Dieter Hacker, German, born 1942 (Artist)

1982
German
oil on canvas
Overall: 73 × 96 × 4 1/2 in. (185.42 × 243.84 × 11.43 cm)
85.544
Not on view

“I am always allowing myself to be seduced into painting unbelievably beautiful paintings.” —Dieter Hacker

In the 1970s, Hacker shed his experimental, political, and conceptual approaches to art, including photography and film to take up painting. By the early 1980s, he was a central figure in Neo-Expressionism, embracing a return to an emotion-laden figurative art.

Hacker’s large, stark works project a sense of existential Cold War despair. They often show figures isolated even in a crowd, placed in desolate environments. In The Woman, the protagonist looks back at the viewer from a shadowy urban setting whose sense of foreboding recalls the anxious Berlin street scenes by Ernst Ludwig Kirchner painted some fifty years earlier.

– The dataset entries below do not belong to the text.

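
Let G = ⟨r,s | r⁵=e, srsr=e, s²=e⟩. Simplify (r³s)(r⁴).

Compute (r³s) · (r⁴) by multiplying left to right and reducing via the relations at each step:
  (r³s) · r⁴ = r⁴s

Answer: r⁴s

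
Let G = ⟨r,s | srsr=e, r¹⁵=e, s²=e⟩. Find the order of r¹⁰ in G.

Compute successive powers until reaching e:
  (r¹⁰)¹ = r¹⁰, (r¹⁰)² = r⁵, (r¹⁰)³ = e.
The smallest positive k with (r¹⁰)ᵏ = e is 3.

Answer: 3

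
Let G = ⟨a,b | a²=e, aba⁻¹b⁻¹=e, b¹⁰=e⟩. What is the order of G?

Enumerate words in the generators, reducing via the relations: the distinct elements are
  {a, b, e, ab, b², b³, b⁴, b⁵, b⁶, b⁷, b⁸, b⁹, ab², ab³, ab⁴, ab⁵, ab⁶, ab⁷, ab⁸, ab⁹}.
No further products give new elements, so |G| = 20.

Answer: 20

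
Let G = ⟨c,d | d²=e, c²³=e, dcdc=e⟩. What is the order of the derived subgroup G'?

G' = [G, G] is generated by all commutators. The generator-pair commutators are: [c, d] = c².
The subgroup they normally generate is {e, c, c², c³, c⁴, c⁵, c⁶, c⁷, c⁸, c⁹, c¹⁰, c¹¹, c¹², c¹³, c¹⁴, c¹⁵, c¹⁶, c¹⁷, c¹⁸, c¹⁹, c²⁰, c²¹, c²²}, of order 23.
Check: |G/G'| = 46/23 = 2 is the order of the abelianisation.

Answer: 23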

signed back top left 1982 Die Frau, Dieter Hacker
Gift of the Sydney and Frances Lewis Foundation
Dieter Hacker Paintings and Drawings, Marlborough Gallery, New York, NY, February 4 – March 3, 1984
(Marlborough Gallery, New York), by 1984; Purchased by The Sydney and Frances Lewis Foundation, Richmond, in February of 1984; [1] Gift to Virginia Museum of Fine Arts (VMFA), Richmond, Virginia in October of 1985.

[1] The Sydney and Frances Lewis Foundation purchased the work from Marlborough Gallery during the exhibition "Dieter Hacker Paintings and Drawings," on view February 4 - March 3, 1984.